Objectives
To characterize physical and mental diseases and utilization of healthcare services and identify factors associated with mortality among oldest-old patients using the Veterans Health Administration (VHA).
Design
Retrospective study with 5-year survival follow-up.
Setting
VHA system-wide.
Participants
A total of 721,588 veterans using the VHA aged 80 years or older as of October 2008: 80–89 years old (n = 665,249), 90–99 years old (n = 56,118), and 100–115 years old (n = 221).
Measurements
Patient demographics, physical and mental diseases, healthcare services, and 5-year survival were included.
Results
Accelerated failure time models identified protective and risk factors associated with mortality by age group. During a 5-year follow-up period, 44% of patients died with survival rates of 59% for 80’s, 32% for 90’s and 15% for 100’s. In the multivariable model, protective effects for veterans 80–99 were being female, minority race/ethnicity, married, having certain physical and mental diagnoses (hypertension, cataract, dyslipidemia, posttraumatic stress disorder, bipolar disorder), urgent care visits, invasive surgery, and few (1–3) prescriptions. Risk factors were lower VHA priority status, physical and mental conditions (diabetes, anemia, congestive heart failure, dementia, anxiety, depression, smoking, substance abuse disorder), hospital admission, and nursing home care.

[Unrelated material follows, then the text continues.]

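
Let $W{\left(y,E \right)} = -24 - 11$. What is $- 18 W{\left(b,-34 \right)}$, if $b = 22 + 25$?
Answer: $630$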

For those in their 100s, married status, smoking, hospital admission, nursing home care, invasive surgery, and prescription use were significant risk factors; only ED use was protective.
Conclusion
Although the data are limited only to VHA care (thus missing Medicare services), this study shows many veterans served by VHA live to advanced old age despite multiple chronic conditions. Further study is needed to determine whether a comprehensive, coordinated care system like VHA is associated with greater longevity for very old persons.